Restricting access to process trends is good for GMP, but very bad for immediate-term process troubleshooting and long-term process understanding, thus Automation had created corporate PI: a full-functioned PI server on the corporate network that would handle data requests from the general cGMP citizen without impacting the control system.

Back in the early-2000's, this corporate PI system was not validated... and it didn't need to be as it was not used to make GMP forward-processing decisions.

If you think about it: PI is a historian. In addition to capturing real-time data, it primarily serves up historical data from the PI Archives. Making process decisions involves real-time, data, which was available from the validated embedded PI system viewed from the HMI.

Nonetheless, the powers that be moved towards a validating the corporate PI system, which appears to be the standard as of the late-2000's. 

Today, the success for PI system installations in the biotech/pharma sector is measured by how flawlessly the IQ and OQ documents were executed.   Little consideration is really given to the usability of the system in terms of solving process issues or Manufacturing Sciences efficiency until bioreactor sterility issues come knocking and executive heads start rolling over microbial contamination.
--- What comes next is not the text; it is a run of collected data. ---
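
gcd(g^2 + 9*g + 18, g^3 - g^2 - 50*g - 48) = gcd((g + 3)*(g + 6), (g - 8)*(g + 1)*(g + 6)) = g + 6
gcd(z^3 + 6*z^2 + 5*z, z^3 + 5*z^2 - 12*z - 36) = 1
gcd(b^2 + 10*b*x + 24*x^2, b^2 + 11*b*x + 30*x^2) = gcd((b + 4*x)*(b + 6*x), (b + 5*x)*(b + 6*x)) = b + 6*x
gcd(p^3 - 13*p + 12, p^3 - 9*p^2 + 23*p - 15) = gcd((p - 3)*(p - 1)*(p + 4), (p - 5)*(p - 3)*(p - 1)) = p^2 - 4*p + 3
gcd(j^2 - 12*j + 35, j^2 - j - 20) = j - 5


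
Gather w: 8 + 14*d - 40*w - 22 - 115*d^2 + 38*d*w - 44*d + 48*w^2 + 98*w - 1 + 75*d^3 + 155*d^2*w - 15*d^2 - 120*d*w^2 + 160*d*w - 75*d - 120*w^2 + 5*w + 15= 75*d^3 - 130*d^2 - 105*d + w^2*(-120*d - 72) + w*(155*d^2 + 198*d + 63)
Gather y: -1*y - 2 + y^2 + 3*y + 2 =y^2 + 2*y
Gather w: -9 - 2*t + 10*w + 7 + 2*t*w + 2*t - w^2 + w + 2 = -w^2 + w*(2*t + 11)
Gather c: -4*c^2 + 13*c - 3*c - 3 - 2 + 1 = -4*c^2 + 10*c - 4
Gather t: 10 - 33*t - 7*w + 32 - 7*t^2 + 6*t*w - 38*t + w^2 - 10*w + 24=-7*t^2 + t*(6*w - 71) + w^2 - 17*w + 66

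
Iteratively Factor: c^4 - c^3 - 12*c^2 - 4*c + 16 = (c + 2)*(c^3 - 3*c^2 - 6*c + 8) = (c + 2)^2*(c^2 - 5*c + 4) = (c - 1)*(c + 2)^2*(c - 4)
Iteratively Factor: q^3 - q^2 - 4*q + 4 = (q - 1)*(q^2 - 4) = (q - 2)*(q - 1)*(q + 2)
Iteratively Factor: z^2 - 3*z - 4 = (z - 4)*(z + 1)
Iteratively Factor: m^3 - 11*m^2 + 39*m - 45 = (m - 3)*(m^2 - 8*m + 15) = (m - 3)^2*(m - 5)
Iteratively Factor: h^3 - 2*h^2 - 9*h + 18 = (h - 3)*(h^2 + h - 6) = (h - 3)*(h - 2)*(h + 3)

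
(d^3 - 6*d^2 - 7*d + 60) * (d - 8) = d^4 - 14*d^3 + 41*d^2 + 116*d - 480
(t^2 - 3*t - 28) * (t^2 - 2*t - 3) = t^4 - 5*t^3 - 25*t^2 + 65*t + 84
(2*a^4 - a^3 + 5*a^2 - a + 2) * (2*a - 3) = 4*a^5 - 8*a^4 + 13*a^3 - 17*a^2 + 7*a - 6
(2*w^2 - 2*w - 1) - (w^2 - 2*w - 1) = w^2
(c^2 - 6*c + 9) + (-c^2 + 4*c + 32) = 41 - 2*c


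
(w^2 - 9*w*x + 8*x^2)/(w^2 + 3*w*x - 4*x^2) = (w - 8*x)/(w + 4*x)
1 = 1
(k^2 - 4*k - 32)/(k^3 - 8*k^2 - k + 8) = (k + 4)/(k^2 - 1)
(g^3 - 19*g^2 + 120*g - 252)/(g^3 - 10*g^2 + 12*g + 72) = (g - 7)/(g + 2)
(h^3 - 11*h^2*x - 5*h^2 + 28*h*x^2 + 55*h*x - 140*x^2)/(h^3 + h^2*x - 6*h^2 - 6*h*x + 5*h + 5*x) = (h^2 - 11*h*x + 28*x^2)/(h^2 + h*x - h - x)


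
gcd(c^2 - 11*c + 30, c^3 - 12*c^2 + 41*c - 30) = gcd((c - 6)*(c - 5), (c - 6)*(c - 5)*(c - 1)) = c^2 - 11*c + 30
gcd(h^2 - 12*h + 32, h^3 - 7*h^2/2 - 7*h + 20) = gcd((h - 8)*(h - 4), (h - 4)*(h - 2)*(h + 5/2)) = h - 4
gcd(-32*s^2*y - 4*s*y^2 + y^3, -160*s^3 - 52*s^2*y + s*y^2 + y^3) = -32*s^2 - 4*s*y + y^2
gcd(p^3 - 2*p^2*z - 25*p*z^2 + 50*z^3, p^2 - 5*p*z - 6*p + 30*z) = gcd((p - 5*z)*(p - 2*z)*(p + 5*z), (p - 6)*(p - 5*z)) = -p + 5*z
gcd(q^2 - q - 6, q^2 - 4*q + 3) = q - 3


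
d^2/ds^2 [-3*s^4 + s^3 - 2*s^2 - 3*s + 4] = -36*s^2 + 6*s - 4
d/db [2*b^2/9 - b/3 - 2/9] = 4*b/9 - 1/3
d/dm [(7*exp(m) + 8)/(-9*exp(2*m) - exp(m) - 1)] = ((7*exp(m) + 8)*(18*exp(m) + 1) - 63*exp(2*m) - 7*exp(m) - 7)*exp(m)/(9*exp(2*m) + exp(m) + 1)^2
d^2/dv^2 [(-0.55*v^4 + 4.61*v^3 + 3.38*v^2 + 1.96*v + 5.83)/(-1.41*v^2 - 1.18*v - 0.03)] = (2.18691*v^6 + 5.49054000000001*v^5 + 4.73450999999999*v^4 - 8.68246600000001*v^3 - 69.659118*v^2 - 57.72717*v - 15.609482)/(2.803221*v^6 + 7.037874*v^5 + 6.068781*v^4 + 1.942516*v^3 + 0.129123*v^2 + 0.003186*v + 2.7e-5)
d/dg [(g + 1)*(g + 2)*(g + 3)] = 3*g^2 + 12*g + 11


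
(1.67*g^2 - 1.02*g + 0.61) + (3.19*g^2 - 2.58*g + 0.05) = 4.86*g^2 - 3.6*g + 0.66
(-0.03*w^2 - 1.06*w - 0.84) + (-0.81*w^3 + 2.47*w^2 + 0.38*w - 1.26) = -0.81*w^3 + 2.44*w^2 - 0.68*w - 2.1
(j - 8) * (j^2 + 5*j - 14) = j^3 - 3*j^2 - 54*j + 112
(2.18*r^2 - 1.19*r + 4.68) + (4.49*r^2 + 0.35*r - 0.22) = 6.67*r^2 - 0.84*r + 4.46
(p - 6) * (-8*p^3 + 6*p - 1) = -8*p^4 + 48*p^3 + 6*p^2 - 37*p + 6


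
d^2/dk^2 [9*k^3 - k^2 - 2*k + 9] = 54*k - 2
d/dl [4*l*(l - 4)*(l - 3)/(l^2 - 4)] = 4*(l^4 - 24*l^2 + 56*l - 48)/(l^4 - 8*l^2 + 16)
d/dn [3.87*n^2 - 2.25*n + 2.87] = 7.74*n - 2.25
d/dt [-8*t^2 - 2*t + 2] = -16*t - 2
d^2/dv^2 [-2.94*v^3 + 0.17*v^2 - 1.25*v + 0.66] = 0.34 - 17.64*v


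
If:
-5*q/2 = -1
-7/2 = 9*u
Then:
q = 2/5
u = -7/18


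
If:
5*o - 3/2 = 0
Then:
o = 3/10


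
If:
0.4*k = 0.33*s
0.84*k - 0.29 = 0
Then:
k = 0.35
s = 0.42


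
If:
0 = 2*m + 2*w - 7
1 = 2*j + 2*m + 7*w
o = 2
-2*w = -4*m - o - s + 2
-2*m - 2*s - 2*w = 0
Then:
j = -59/8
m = 7/4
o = 2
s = -7/2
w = 7/4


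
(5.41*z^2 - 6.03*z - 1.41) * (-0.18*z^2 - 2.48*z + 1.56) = -0.9738*z^4 - 12.3314*z^3 + 23.6478*z^2 - 5.91*z - 2.1996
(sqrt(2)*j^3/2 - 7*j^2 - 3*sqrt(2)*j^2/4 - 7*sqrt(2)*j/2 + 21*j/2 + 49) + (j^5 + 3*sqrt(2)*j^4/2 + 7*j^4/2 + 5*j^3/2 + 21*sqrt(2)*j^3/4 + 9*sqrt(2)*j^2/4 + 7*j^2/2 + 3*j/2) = j^5 + 3*sqrt(2)*j^4/2 + 7*j^4/2 + 5*j^3/2 + 23*sqrt(2)*j^3/4 - 7*j^2/2 + 3*sqrt(2)*j^2/2 - 7*sqrt(2)*j/2 + 12*j + 49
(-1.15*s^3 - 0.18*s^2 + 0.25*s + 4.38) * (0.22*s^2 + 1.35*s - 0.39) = -0.253*s^5 - 1.5921*s^4 + 0.2605*s^3 + 1.3713*s^2 + 5.8155*s - 1.7082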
Most PI installations I run into try to solve the compliance problem, not a manufacturing problem, and I think this largely the case because automation engineers have been sucked into the CYA-focus rather than value-focus of this process information:
  • Trends are created with "whatever" pen colors.  
  • Tags are named the same as the instrumenttag that came from the control system.  
  • Tag descriptors don't follow a nomenclature
  • Data compression settings do not reflect reality...
  • PI Batch/EventFrames is not deployed
  • PI ModuleDB/ AF is minimally configured
The key to efficiencies that allow 1 Associate Engineer to take over the process monitoring and troubleshooting duties of 4 seasoned PD scientists/engineers lie precisely having a lot of freedom in using and improving the PI Historian.  

If said freedom is not palatable to the QA folks (despite the fact that hundreds of lots were compliantly released when manufacturing plants allowed the use of unvalidated PI data for non-GMP decision), the answer is to bring process troubleshooters and data scientists in on at the system specification phase of your automation implementation.

If your process troubleshooters don't know what to ask for upfront, there are seasoned consultants with years of experience that you can bring onto your team to help.

Let's be clear: I'm not downplaying the value of a validated PI system; I'm saying to get user input on system design upfront.

3 comments:

Unknown said...

Verification and Validation are the activities performed to improve the quality and reliability of the system and assure the product satisfies the customer needs.
Verification assures the product of each development phase meets their respective requirements.
Validation assures the final product meets the client requirements.

software validation

SAHIL GOYAL said...

Can you guide and help me in directives to make PI System Validated.. ?

OLY said...

As Jasben indicated above, Validation means that the final system meets the requirements.

Which means you need to have written a user requirement on what the users want.

Next, you write a functional specification on what the system must deliver.

Then you go and design the system saying how it is going to be set up. In the case of PI, you document what the settings are and why.

Then you write an installation qualification stating the procedure that needs to be followed to install and configure the PI system.

Then you write an operational qualification that tests that the installed system meets the functional specification.

Get these docs pre-approved by Quality and execute them.